Studio album by YU Grupa
- Released: 1973
- Genre: Hard rock; progressive rock; blues rock;
- Length: 35:13
- Label: Jugoton

YU Grupa chronology
|  | YU Grupa (1973) | Kako to da svaki dan? (1974) |

1996 reissue cover

= YU Grupa (1973 album) =

YU Grupa is the debut studio album from Serbian and former Yugoslav rock band YU Grupa, released in 1973.

The album was polled in 1998 as the 62nd on the list of 100 greatest Yugoslav rock and pop albums in the book YU 100: najbolji albumi jugoslovenske rok i pop muzike (YU 100: The Best albums of Yugoslav pop and rock music).

==Track listing==

| No. | Title | Lyrics | Music | Length |
|---|---|---|---|---|
| 1. | "Trka" ("The Race") | D. Nedimović | D. Jelić | 4:34 |
| 2. | "Noć je moja" ("Night Is Mine") | B. Marušić | D. Jelić | 5:42 |
| 3. | "Čovek i Marsovac" ("A Man and a Martian") | D. Nedimović | D. Jelić | 3:31 |
| 4. | "Čudna šuma" ("Strange Forest") | D. Nedimović | D. Jelić | 3:42 |
| 5. | "Trenutak sna" ("A Moment of Dream") | D. Nedimović | D. Jelić | 4:21 |
| 6. | "Devojko mala, podigni glavu" ("Little Girl, Raise Your Head") | D. Nedimović | D. Jelić | 3:53 |
| 7. | "Crni leptir" ("Black Butterfly") | D. Jelić | D. Jelić | 3:51 |
| 8. | "More" ("The Sea") | D. Nedimović | D. Jelić | 5:39 |

==Personnel==
- Dragi Jelić – guitar, vocals
- Žika Jelić – bass guitar, vocals (on "Crni leptir")
- Ratislav Đelmaš – drums

==Reception==
The songs "Crni leptir", "More", "Trka", "Čudna šuma" and "Noć je moja" became hits.
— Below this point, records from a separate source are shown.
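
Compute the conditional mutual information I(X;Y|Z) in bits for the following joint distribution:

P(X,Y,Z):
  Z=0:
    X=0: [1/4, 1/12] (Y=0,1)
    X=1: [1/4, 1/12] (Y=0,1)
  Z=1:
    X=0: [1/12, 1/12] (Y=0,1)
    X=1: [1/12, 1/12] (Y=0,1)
0.0000 bits

Conditional mutual information: I(X;Y|Z) = H(X|Z) + H(Y|Z) - H(X,Y|Z)

H(Z) = 0.9183
H(X,Z) = 1.9183 → H(X|Z) = 1.0000
H(Y,Z) = 1.7925 → H(Y|Z) = 0.8742
H(X,Y,Z) = 2.7925 → H(X,Y|Z) = 1.8742

I(X;Y|Z) = 1.0000 + 0.8742 - 1.8742 = 0.0000 bits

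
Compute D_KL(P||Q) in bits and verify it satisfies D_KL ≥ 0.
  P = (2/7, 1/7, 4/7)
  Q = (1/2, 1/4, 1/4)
0.3355 bits

KL divergence satisfies the Gibbs inequality: D_KL(P||Q) ≥ 0 for all distributions P, Q.

D_KL(P||Q) = Σ p(x) log(p(x)/q(x))
Term by term:
  x=0: 2/7 × log_2[(2/7)/(1/2)] = -0.2307
  x=1: 1/7 × log_2[(1/7)/(1/4)] = -0.1153
  x=2: 4/7 × log_2[(4/7)/(1/4)] = 0.6815
D_KL(P||Q) = 0.3355 bits

D_KL(P||Q) = 0.3355 ≥ 0 ✓

This non-negativity is a fundamental property: relative entropy cannot be negative because it measures how different Q is from P.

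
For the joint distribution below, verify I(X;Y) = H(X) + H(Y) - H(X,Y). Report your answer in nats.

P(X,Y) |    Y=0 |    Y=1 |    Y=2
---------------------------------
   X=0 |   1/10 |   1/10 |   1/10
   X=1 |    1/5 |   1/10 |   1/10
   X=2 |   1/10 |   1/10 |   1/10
I(X;Y) = 0.0138 nats

Mutual information has multiple equivalent forms:
- I(X;Y) = H(X) - H(X|Y)
- I(X;Y) = H(Y) - H(Y|X)
- I(X;Y) = H(X) + H(Y) - H(X,Y)

Computing all quantities:
H(X) = 1.0889, H(Y) = 1.0889, H(X,Y) = 2.1640
H(X|Y) = 1.0751, H(Y|X) = 1.0751

Verification:
H(X) - H(X|Y) = 1.0889 - 1.0751 = 0.0138
H(Y) - H(Y|X) = 1.0889 - 1.0751 = 0.0138
H(X) + H(Y) - H(X,Y) = 1.0889 + 1.0889 - 2.1640 = 0.0138

All forms give I(X;Y) = 0.0138 nats. ✓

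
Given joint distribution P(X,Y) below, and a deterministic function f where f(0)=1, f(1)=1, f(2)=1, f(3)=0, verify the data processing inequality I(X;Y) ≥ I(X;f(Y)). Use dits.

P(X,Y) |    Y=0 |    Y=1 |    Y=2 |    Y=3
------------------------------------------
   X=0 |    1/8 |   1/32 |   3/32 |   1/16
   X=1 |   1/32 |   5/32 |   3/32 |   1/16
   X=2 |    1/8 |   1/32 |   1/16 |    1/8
I(X;Y) = 0.0528, I(X;f(Y)) = 0.0077, inequality holds: 0.0528 ≥ 0.0077

Data Processing Inequality: For any Markov chain X → Y → Z, we have I(X;Y) ≥ I(X;Z).

Here Z = f(Y) is a deterministic function of Y, forming X → Y → Z.

Original I(X;Y) = 0.0528 dits

After applying f:
P(X,Z) where Z=f(Y):
- P(X,Z=0) = P(X,Y=3)
- P(X,Z=1) = P(X,Y=0) + P(X,Y=1) + P(X,Y=2)

I(X;Z) = I(X;f(Y)) = 0.0077 dits

Verification: 0.0528 ≥ 0.0077 ✓

Information cannot be created by processing; the function f can only lose information about X.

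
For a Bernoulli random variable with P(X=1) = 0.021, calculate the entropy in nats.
0.1019 nats

The binary entropy function is:
H(p) = -p log(p) - (1-p) log(1-p)

H(0.021) = -0.021 × log_e(0.021) - 0.979 × log_e(0.979)
H(0.021) = 0.1019 nats

Note: Binary entropy is maximized at p=0.5 (H=1 bit) and minimized at p=0 or p=1 (H=0).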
The cult ballad "Crni letptir" was also remembered for being one of the three YU Grupa songs sung by the bass guitarist Žika Jelić (the other ones being the ballad "Dunavom šibaju vetrovi" from the band's 1988 album Ima nade and "Žao mi je što nisam tvoj" from the 2016 album Evo stojim tu).
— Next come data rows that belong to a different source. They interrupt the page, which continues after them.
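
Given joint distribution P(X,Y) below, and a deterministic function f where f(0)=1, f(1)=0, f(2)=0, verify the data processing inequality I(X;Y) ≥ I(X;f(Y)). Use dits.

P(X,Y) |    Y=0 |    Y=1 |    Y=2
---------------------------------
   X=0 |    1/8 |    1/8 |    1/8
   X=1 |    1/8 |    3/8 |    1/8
I(X;Y) = 0.0147, I(X;f(Y)) = 0.0047, inequality holds: 0.0147 ≥ 0.0047

Data Processing Inequality: For any Markov chain X → Y → Z, we have I(X;Y) ≥ I(X;Z).

Here Z = f(Y) is a deterministic function of Y, forming X → Y → Z.

Original I(X;Y) = 0.0147 dits

After applying f:
P(X,Z) where Z=f(Y):
- P(X,Z=0) = P(X,Y=1) + P(X,Y=2)
- P(X,Z=1) = P(X,Y=0)

I(X;Z) = I(X;f(Y)) = 0.0047 dits

Verification: 0.0147 ≥ 0.0047 ✓

Information cannot be created by processing; the function f can only lose information about X.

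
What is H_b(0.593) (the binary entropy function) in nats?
0.6757 nats

The binary entropy function is:
H(p) = -p log(p) - (1-p) log(1-p)

H(0.593) = -0.593 × log_e(0.593) - 0.407 × log_e(0.407)
H(0.593) = 0.6757 nats

Note: Binary entropy is maximized at p=0.5 (H=1 bit) and minimized at p=0 or p=1 (H=0).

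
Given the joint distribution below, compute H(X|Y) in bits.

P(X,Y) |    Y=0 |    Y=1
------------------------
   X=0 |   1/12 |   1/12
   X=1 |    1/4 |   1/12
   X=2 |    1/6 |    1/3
1.3554 bits

Using the chain rule: H(X|Y) = H(X,Y) - H(Y)

First, compute H(X,Y) = 2.3554 bits

Marginal P(Y) = (1/2, 1/2)
H(Y) = 1.0000 bits

H(X|Y) = H(X,Y) - H(Y) = 2.3554 - 1.0000 = 1.3554 bits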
The album sold more than 30,000 copies, and until the release of Bijelo Dugme's self-titled debut album in 1974 was the best-selling Yugoslav rock album.

==Reissues==
The record label Hi-Fi Centar reissued the album on CD and with an alternate cover in 1996.

==Legacy==
The album was polled in 1998 as the 62nd on the list of 100 greatest Yugoslav rock and pop albums in the book YU 100: najbolji albumi jugoslovenske rok i pop muzike (YU 100: The Best albums of Yugoslav pop and rock music).

In 2006, the song "Čudna šuma" was ranked #29 and the song "Crni leptir" was ranked #47 on the B92 Top 100 Domestic Songs List.

Boris Mladenović, member of the alternative rock band Jarboli and the britpop/alternative rock band Veliki Prezir, stated, talking about YU Grupa's debut album, that "bravery of the band is that big that both virtuous and naive parts of the album are equally admirable. [...] If Eastern European rock really existed as a genre, YU Grupa's first album would be its most important representative."

==Covers==
Serbian alternative rock band Disciplina Kičme released a cover of "Čudna šuma" on their 1986 album Svi za mnom!.

==Sampling==
In 1998, the punk rock band from Novi Sad Generacija Bez Budućnosti sampled the song "Čudna šuma" in their song of same name.